David Cameron, who has not been forgiven by Ashcroft after he failed to offer him support in a row over his tax affairs, was taught that lesson on Wednesday evening.
As the prime minister prepared to fly home from Mexico, the Guardian published an article by Ashcroft which took apart the main thrust of the Tory leadership's strategy for dealing with Ed Miliband. This is that Miliband is a woefully inadequate leader who will never connect with the British people because he is too left wing, too Primrose Hill and too like Wallace.
Ashcroft wrote:
The Conservatives do not want to go into an election with the leaders' relative ratings as they are – but it is depressing to hear that plans are afoot to paint Miliband as the Michael Dukakis of British politics: part of a metropolitan elite with no understanding of mainstream concerns. There are at least three reasons why this is a terrible idea.
Dukakis was, of course, the Democratic candidate in the 1988 US presidential election. The former Massachusetts governor was famously taken apart in an aggressive campaign on behalf of George Bush snr masterminded by the late Republican attack dog, Lee Atwater.
Ashcroft did not leave it at that. He provided some excellent ammunition for Miliband to fire at Cameron over the coming weeks:
• The prime minister is seen by voters as 'competent and determined'. But Ashcroft added:
These characteristics outweighed a faint impression of smugness, arrogance or ruthlessness.
• A view is growing that the government is losing its grip. He wrote:
A view is gaining ground that the government lacks direction, with the number of U-turns – each trivial in itself – suggesting policies are not properly thought through...The party badly needs a sense of direction.
The latest intervention by Ashcroft shows that he has still not been reconciled to the Tory leadership. In a book on the last election, published in September 2010, Ashcroft was critical of the Tory campaign and the "tactical error" to push for the television debates.
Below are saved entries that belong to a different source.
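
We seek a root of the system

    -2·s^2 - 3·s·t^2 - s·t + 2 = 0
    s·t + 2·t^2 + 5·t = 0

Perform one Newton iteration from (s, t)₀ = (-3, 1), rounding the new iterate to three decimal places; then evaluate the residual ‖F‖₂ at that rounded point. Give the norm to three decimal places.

At (-3, 1): F = (-4.000, 4.000).
Jacobian J = [[-4·s - 3·t^2 - t, -6·s·t - s], [t, s + 4·t + 5]].
At the point, J = [[8.000, 21.000], [1.000, 6.000]] (det J = 27.000).
Solving J·Δ = −F gives Δ = (4.000, -1.333).
Then the next iterate is (s, t)₁ = (1.000, -0.333).
Re-evaluating at (1.000, -0.333): F = (0.00033, -1.77622), so ‖F‖₂ = 1.776.

1.776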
Ashcroft was furious with the Cameron circle when it distanced the future prime minister from him when a row about his tax affairs blew up in March 2010, shortly before the general election. Cameron's office let it be known that he had no idea that Ashcroft had been a "non-dom" for his first decade as a peer after entering the Upper House while William Hague was Tory leader.
But Cameron's greatest sin in Ashcroft's eyes are his political failings. The prime minister will have to respond to Ashcroft's criticisms with care for two reasons:
• The peer played a pivotal role in the modernisation of the party. His report on the 2005 election, Smell the Coffee, provided crucial ammunition for the modernising chairman at the time, Francis Maude.
• Two key Cameron aides have worked closely with Ashcroft over the years. Andrew Cooper, the founder of the Populus polling company who is now the No 10 strategy director, did the polling for the Smell the Coffee report. Stephen Gilbert, the prime minister's political secretary, worked closely with Ashcroft on targeting help at marginal seats.